= Faculty consulting =

Consulting by faculty members is the use of scholarly expertise for the benefit of organizations outside the scholarly community through friendship, volunteering or in return for some sort of compensation.

== Overview ==
Universities have widely varying policies on faculty consulting, generally limiting the proportion of a faculty member's time, which may be spent on consulting, and instituting rules to avoid conflicts of interest.
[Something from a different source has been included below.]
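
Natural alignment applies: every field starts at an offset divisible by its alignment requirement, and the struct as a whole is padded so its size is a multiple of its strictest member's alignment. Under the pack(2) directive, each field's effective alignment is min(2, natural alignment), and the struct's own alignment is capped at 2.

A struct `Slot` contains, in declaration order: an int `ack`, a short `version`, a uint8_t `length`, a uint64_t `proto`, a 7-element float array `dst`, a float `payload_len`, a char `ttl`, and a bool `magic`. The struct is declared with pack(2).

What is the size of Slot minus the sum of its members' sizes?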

Consulting is distinguished from activities, which are scholarly or creative, from public service, and from outside activities which are unrelated to the area of scholarly expertise. For instance, a professor of history who designs sailboats on the side is not considered to be consulting, although a professor of engineering might be.

==Sources==
- Aggarwal, Raj, "Faculty Members as Consultants: A Policy Perspective", Journal of the College and University Personnel Association, v. 32 n. 2 p. 17-20, Summer 1981.
- Patton, Carl V. "Consulting by Faculty Members", Bulletin of the AAUP, v. 66 n. 4 p. 181-85, May 1980.
- Reis, Richard M. "When Faculty Consulting Helps -- and When It Hurts -- Your Career", The Chronicle of Higher Education, October 22, 1999, retrieved on September 24, 2011.
- UC Berkeley guide to consulting for faculty and academic employees, Policy & Guidelines, Sept. 19, 2006, retrieved on September 9, 2007.